City Will Cover Its Reservoirs, and Drain the Ones on Mount Tabor

Fritz refuses to sign city statement conceding reserviors must go underground

Portland City Council is preparing to announce on Monday that it will comply with federal demands to disconnect or cover its open reservoirs, WW has learned. 

But, as with Mayor Charlie Hales' city budget, the announcement has one holdout: City Commissioner Amanda Fritz, who has refused to go along.

The city has been appealing for more time to meet U.S. Environmental Protection Agency requirements to cover its drinking water reservoirs in Washington Park and on Mount Tabor. But last month the state rejected City Commissioner Steve Novick's request for an extension, the latest in seven years of defeated appeals.

With Monday's announcement, Hales' staffers have confirmed to WW, the mayor and three city commissioners—Nick Fish, Dan Saltzman and Novick—will concede that the clock has run out.

The announcement only comes after three weeks of failed negotiations between Hales' office and Fritz, who wanted the city to ask Oregon's U.S. Congressional delegation to step in, according to several mayoral staffers.

Those discussions increased tensions between Hales and Fritz—tensions that culminated on Wednesday when the commissioner cast the only vote against the mayor's 2013 budget, giving a nearly 15-minute speech protesting council decisions such as reducing funding to victims of sex trafficking.

The announcement won't change the city's plans to take its reservoirs underground—complying with an EPA rule known as Long Term 2 Enhanced Surface Water Treatment Rule, or LT2. The Portland Water Bureau already has a $275 million reservoir replacement plan underway, as WW reported last summer.

One of the two Washington Park reservoirs will be buried and covered with a reflecting pool, and the city will drain its three Mount Tabor reservoirs and move eastside water storage to underground tanks at Kelly Butte and Powell Butte.

But documents reviewed by WW show the city has not created any plan for what to do with the Mount Tabor reservoirs after the Dec. 31, 2015 deadline, except that the city will disconnect and probably drain them. 

"There's no plan yet," says David Shaff, director of the Water Bureau.
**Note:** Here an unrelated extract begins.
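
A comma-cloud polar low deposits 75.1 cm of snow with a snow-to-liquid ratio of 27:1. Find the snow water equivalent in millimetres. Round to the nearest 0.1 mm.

SWE ≈ 27.8 mm

SWE = snow depth / ratio = 75.1 cm / 27 = 2.781 cm = 27.8 mm.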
He says options include sports fields, community gardens or an amphitheater.

"Reservoir No. 2 sat vacant for a couple decades," Shaff says. "I don't think that's in the interest of city, the neighbors or City Council. But what to do with them is another matter. You could leave water in them. But the water would turn stale and nasty pretty soon."
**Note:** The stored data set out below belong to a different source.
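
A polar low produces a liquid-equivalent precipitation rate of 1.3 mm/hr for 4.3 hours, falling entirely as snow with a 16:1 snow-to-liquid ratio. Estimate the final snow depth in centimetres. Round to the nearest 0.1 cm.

snow depth ≈ 8.9 cm

Liquid-equivalent depth = 1.3 × 4.3 = 5.59 mm.
Snow depth = 5.59 mm × 16 = 89.44 mm = 8.9 cm.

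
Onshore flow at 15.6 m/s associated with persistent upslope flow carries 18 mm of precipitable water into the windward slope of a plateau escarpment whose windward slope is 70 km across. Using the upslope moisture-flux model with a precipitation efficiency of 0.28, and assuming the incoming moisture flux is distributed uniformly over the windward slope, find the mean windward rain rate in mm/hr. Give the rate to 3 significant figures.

Incoming column moisture flux per unit ridge length: F = V × PW = 15.6 × 18 = 280.8 mm·m/s.
Spread over the 70 km slope with efficiency ε = 0.28: R = ε·F/W = 0.28 × 280.8 / 70000 m = 1.123e-03 mm/s.
R = 1.123e-03 × 3600 = 4.04 mm/hr.

R ≈ 4.04 mm/hr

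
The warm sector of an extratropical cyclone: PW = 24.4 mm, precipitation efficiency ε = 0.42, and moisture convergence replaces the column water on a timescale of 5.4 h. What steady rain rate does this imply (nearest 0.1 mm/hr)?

R ≈ 1.9 mm/hr

Each overturning extracts ε × PW = 0.42 × 24.4 = 10.248 mm.
Rate = ε·PW / τ = 10.248 / 5.4 h = 1.9 mm/hr.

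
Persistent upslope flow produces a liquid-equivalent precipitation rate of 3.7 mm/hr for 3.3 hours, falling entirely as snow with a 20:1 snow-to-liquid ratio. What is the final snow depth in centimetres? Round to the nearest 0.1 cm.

Liquid-equivalent depth = 3.7 × 3.3 = 12.21 mm.
Snow depth = 12.21 mm × 20 = 244.2 mm = 24.4 cm.

snow depth ≈ 24.4 cm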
Hales' budget includes a small allocation, at Fritz's request, for a public process to decide what to do with the Mount Tabor reservoir land.

The activist group Friends of the Reservoirs has long opposed any plan to get rid of Mount Tabor's open-air reservoirs—even backing Fritz's plan to put plastic covers on the Tabor reservoirs simply as a delaying tactic.
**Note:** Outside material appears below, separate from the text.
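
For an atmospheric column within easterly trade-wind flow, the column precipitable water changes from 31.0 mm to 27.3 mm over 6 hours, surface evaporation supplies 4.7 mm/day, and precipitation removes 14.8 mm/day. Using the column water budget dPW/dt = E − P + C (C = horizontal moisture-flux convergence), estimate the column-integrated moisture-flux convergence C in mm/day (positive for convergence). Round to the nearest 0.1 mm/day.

C ≈ -4.7 mm/day

dPW/dt = (27.3 − 31.0) mm / (6/24 day) = -14.800 mm/day.
C = dPW/dt − E + P = (-14.800) − 4.7 + 14.8 = -4.7 mm/day.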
One city commissioner's staffer says that outside Fritz's office, City Hall sympathy for Friends of the Reservoirs—which has joined forces with a group of water and sewer ratepayers currently suing the city—is "subterranean." 

UPDATE, 11:45 am Monday, June 3: City Hall released its announcement this morning, including a vague promise to find a future use for Mount Tabor's empty reservoirs. "We are looking to the community to help us preserve these historic structures, and will conduct an inclusive public process to plan the future of our world-class parks," the letter reads.